In the original parent patent application by the same authors, for which this is a continuation-in-part patent application, apparatus and method were described which included high frequency electrodes that are to be connected to a high frequency power source to heat bodily tissue when the electrode is inserted into the tissue, in conjugation with a cooling system which enables cooling of the electrode and the tissue just adjacent to the electrode so as to modify the thermal distribution of heat deposition in the tissue. Also described in the parent application were methods and apparatus for ablation of cancerous tumors by insertion of stiff electrodes into the body and creating an appropriately controlled lesion to engulf the tumor. Various configurations of electrodes and active, inactive, and boundary condition electrodes were shown for various geometric configurations in the body. Description of a complete control system integrated for controlling the temperature and power and other parameters associated with the heating and the cooling system were described, and the integration with the electrode system and patient related applicators with thermal sensing was detailed.
In the present continuation-in-part, we describe further designs of cooled-tip, high frequency electrodes well suited for percutaneous minimal invasive ablation of tumors or other structures within the tissue of the body. Specific apparatus embodiments are described that would be utilitarian in the thermo-surgical setting and which have physical characteristics to improve control and practical handling. Particular assemblies of cannulae, fluid cooling, irrigating and perfusion devices, radiofrequency cannulae, and thermal probes are given which make it possible to construct such a practical thermo-surgical applicator while preserving the integrity of control measurements, proper fluid seal joints, proper cleaning and flushing characteristics.
Further objectives of the present continuation-in-part is to describe cooled tip high frequency ablation electrode systems that are advantageous for ablation of cancerous tumors by percutaneous or intraoperative sticking of the electrode through the patient""s skin or tissue so as to achieve the site of the tumor volume and practically ablate it.
Yet another objective of the present continuation-in-part is to show practical ways of constructing a thermo-surgical probe which is amenable to separability of function, cleaning and storing characteristics, manufacturer, disposability of certain parts, compatibility with imaging techniques during application, faithful temperature monitoring for control of lesion size, safety against degradation, damage, and transmission of disease, and other important functional characteristics, usable for cool-tip or non-cooled RF or other electrodes or probes.
A further object of this continuation-in-part is to describe various embodiments of control systems together with computer or computer graphic workstation devices to practically control the process of thermal ablation, to preplan the ablation using image scan data, to monitor the progress of the ablation with computer graphics, to regulate those parameters to which the lesion or ablation volume is sensitive, to provide controls for automatic handling of the ablation procedure, and to provide the appropriate preplanning parameters and parameter and image characteristic monitoring to assure desired ablation volume.
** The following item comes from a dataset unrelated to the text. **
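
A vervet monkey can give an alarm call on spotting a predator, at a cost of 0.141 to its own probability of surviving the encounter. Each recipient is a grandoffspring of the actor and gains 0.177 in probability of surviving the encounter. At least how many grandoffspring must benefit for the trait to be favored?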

These are claimed for use with a cooled RF electrode for a standard non-cooled electrode.
Another objective of the present invention is to provide a closed distal tip cannula or catheter with an open lumen other end (proximal) which can act as an electrode, and in various embodiments may accept a stiff stylet, or an RF connection element, or a cooling element, or combinations of these, so that such a cannula will reduce the spread of disease or cancer in its application, so that it may be made to penetrate tissue that is closed to coolant perfusion and flow, so that it is separable from more expensive RF coolant and other elements, and so it can be supplied in varying degrees of exposed or heating tip configurations.
It is another object of the present invention to provide separable cannula or catheter, RF element, coolant elements, temperature-sensing element(s), stylets, etc. so that any combination of such elements may be used together or separately or in pairs. For instance, a cannula may be used with an RF connection element only if ablation is done just using RF generator parameters to do thermosurgery (for example without cooling the tip or without temperature monitoring of any kind). Or, the cannula or catheter may be used with an RF connector and cooling element, but no temperature monitoring is done, and the ablation is carried out based on, for instance, control of the RF power or current delivered to the electrode, and possibly the temperature of the coolant fluid supply.
A further object of the invention is to provide an integrated system of RF (or other power type) generator and coolant supply system which can be connected to a probe, electrode, cannula, or catheter to enable easy, safe, convenient, and visible integration of control of the thermosurgery by the operator. We claim, for instance, an integrated console or workstation of these elements to be cooperatively connected to a probe or multiple probes, serially or sequentially, or in parallel to achieve a desired ablation (lesion) volume.
Yet another objective of this invention is to provide a system of RF generator (or other heating generator) with a computer to control, monitor, or feed back parameters of the thermosurgery, or to preplan the ablation, or to map, fuse, or update images from one or more image scanners before, during, or after the thermosurgery or ablation process, alternatively in another embodiment to control, monitor, feed back a cooling supply and flow to a cooled electrode(s) or boundary controlling elements which will be illustrated in the Figures below.